El reportaje tenía un telón de fondo dramático. Había tenido que hablar a gritos al micrófono mientras el helicóptero de cuidados intensivos se elevaba para transportar a Ronnie Davison al centro hospitalario más cercano, donde le esperaba un equipo para tratar la herida de bala que había recibido en el pecho. El terrible viento generado por las aspas en rotación le hacía entrar arena en los ojos. Atribuyó a aquella arena sus poco profesionales lágrimas.
Tan pronto como finalizó su improvisado resumen de los acontecimientos sucedidos a lo largo de las últimas seis horas, devolvió lánguidamente el micrófono inalámbrico a Kip, quien le dio un beso en la mejilla y le dijo «Estupendo», antes de salir corriendo para filmar más secuencias, aprovechando el acceso que tenía a la escena gracias a su relación con Tiel.
Sólo después de concluir aquel trabajo había consentido que le examinaran las manos y las rodillas ensangrentadas. Ahora, hablando con la enfermera, dijo:
– Tiene que saber alguna cosa.
– Lo siento, señorita McCoy. No sé nada.
– O no quiere contármelo.
La mujer le lanzó una mirada esquiva.
– No sé nada. -Tapó la botella de desinfectante-. Debería ir al hospital y dejar que alguien le examinara con más atención estas manos. Podría haber esquirlas de cristal…
– No hay nada. Estoy bien. -Saltó de la camilla. Las rodillas le dolían cada vez más por los diversos cortes, pero ocultó a la enfermera su mueca de dolor-. Gracias.
– Tiel, ¿estás bien? -Gully se acercaba corriendo y resoplando-. Esos desgraciados no me dejaban pasar hasta que te hubiesen revisado las manos y las rodillas. El vídeo ha quedado estupendo, pequeña. Lo mejor que has hecho en tu vida. Si eso no te da el puesto en Nine Live, entonces es que la vida no es justa y abandono el negocio de la televisión.
– ¿Tienes noticias sobre el estado de Ronnie?
– Nada de nada.
– ¿Y de Sabra?
– Nada. Nada desde que el vaquero la entregó a ese tal doctor Giles y se largaron en el helicóptero.
– Hablando de Doc, ¿está por aquí?
Gully no la escuchó. Movía la cabeza y murmuraba:
– Ojalá hubieran dejado a Dendy en mis manos. Con un par de minutos me bastaba para que ese tipo odiara estar vivo.

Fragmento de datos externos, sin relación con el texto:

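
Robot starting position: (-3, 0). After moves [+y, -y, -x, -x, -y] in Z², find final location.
(-5, -1)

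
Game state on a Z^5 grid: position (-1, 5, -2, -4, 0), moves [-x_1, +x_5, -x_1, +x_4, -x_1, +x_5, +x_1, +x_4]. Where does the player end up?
(-3, 5, -2, -2, 2)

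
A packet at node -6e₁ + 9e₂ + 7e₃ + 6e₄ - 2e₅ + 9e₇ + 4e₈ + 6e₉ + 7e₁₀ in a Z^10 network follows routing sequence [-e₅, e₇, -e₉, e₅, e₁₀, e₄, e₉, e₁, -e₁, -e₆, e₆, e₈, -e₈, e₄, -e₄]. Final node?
(-6, 9, 7, 7, -2, 0, 10, 4, 6, 8)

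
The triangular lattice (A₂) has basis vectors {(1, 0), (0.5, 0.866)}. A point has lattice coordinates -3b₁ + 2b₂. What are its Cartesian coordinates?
(-2, 1.732)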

– Me imagino que lo habrán arrestado.
– El sheriff ha enviado a tres comisarios -los tipos con pinta más ruin que he visto nunca- para que le metan de culo en la cárcel.
Pese a que lo había visto con sus propios ojos, seguía resultándole imposible creer que Dendy hubiera disparado contra Ronnie Davison. Le expresó su malestar a Gully.
– No comprendo cómo ha podido pasar.
– Nadie le prestaba atención. Le había montado un buen espectáculo a Calloway. Llorando, suplicándole. Había admitido que la cosa se le había ido de las manos. Nos indujo a creer que había comprendido que había actuado mal, que todo estaba perdonado y que lo único que quería era que Sabra estuviese a salvo. El mentiroso cabrón.
Las emociones reprimidas de Tiel salieron entonces a la superficie y se puso a llorar.
– Es culpa mía, Gully. Le prometí a Ronnie que no le pasaría nada si salía, que si se rendía saldría ileso de ésta.
– Eso es lo que todos le prometimos, señorita McCoy.
Se volvió al oír una voz familiar y sus lágrimas se secaron al instante.
– Estoy muy enfadada con usted, agente Calloway.
– Tal y como su colega acaba de explicarle, me creí el acto de arrepentimiento de Dendy. Nadia sabía que llevaba con él una escopeta de caza.
– No sólo eso. Podría haberme avisado sobre ese personaje de Huerta cuando salí con el bebé.